Life as a Kulak during Stalin’s reign.
My name is Vladimir Veshnevsky. I was born to a better off peasant family on the outskirts of Moscow. When I was sixteen I got a letter informing me that my father, who had been fighting during the Great War, had died. My mother Helga was heartbroken, and as I was the eldest son I had to take over the maintenance of our small but profitable farm land. Though I saw the Russian revolution and civil war which followed, I remained politically inactive. I was far too preoccupied with helping my mother, my younger siblings and my sons live heartily. And for awhile we did.
That was until the famine hit in the year 1928 and our government decided to steal our hard-earned grain. They came to try and seize our crop, but I vehemently refused, for without it my family would be left broke and soon would surely have starved. I was able to hold off the thieves for awhile but soon they came and arrested me, claiming I was a threat to the state. I was sent to Solovki camp, an island in the icy white sea. My starving family was then sent to a commune to work. All of our personal property was seized and given to “the people”.

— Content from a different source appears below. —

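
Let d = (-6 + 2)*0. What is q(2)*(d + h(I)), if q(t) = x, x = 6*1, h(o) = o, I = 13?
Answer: 78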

I was in Solovki for 11 years. Every day we would toil, doing brutal labor such as mining and digging trenches– every night I would wish death upon myself. In freezing temperatures the guards would deprive us of blankets and food, making some men go so far as to eat their excrement, most would die. I saw one man, a former priest, when caught praying aloud, he was stripped naked and sent to be “crucified” on a mock cross. The sadistic guards used the cold to their advantage. Some men who would defy them where taken out to shower, outside during the winter. Some were thrown into ice holes. My punishments were not as severe, in fact, at times I felt lucky. For begging for more water, they gave me 100 lashes on my back and deprived me of the water I had wanted for three days. However, in 1939, my prayers seemed to have been answered– they closed Solovki, they told us there was another great war of which “the motherland” was fighting in. After a few years of being shifted around to different prison camps, they gave me the option to fight against the Germans or to be sent to another forced labor camp. I chose to fight.
Defending Volgagrad, now known as Stalingrad (yet I refuse to call it that), I saw and killed many men. I did not have any war buddies, as I detached myself from them. I did not see any reasons for friends, as they would all die anyways. After the war ended, I had my freedom. For five years I looked for my family only to find out that they all died, all of starvation, however one of my son was sent to the prisons and shot.
I left Russia for Italy where I have lived for the last 2 years. I have not made any friends, as no one could possibly understand what I have seen. I am crippled, I can barely walk. Sometimes I hope I can find comfort in sleep, only to wake up at night screaming and sobbing. My life is in ruin. My family dead. And what for? Because I felt I deserved the grain that I farmed.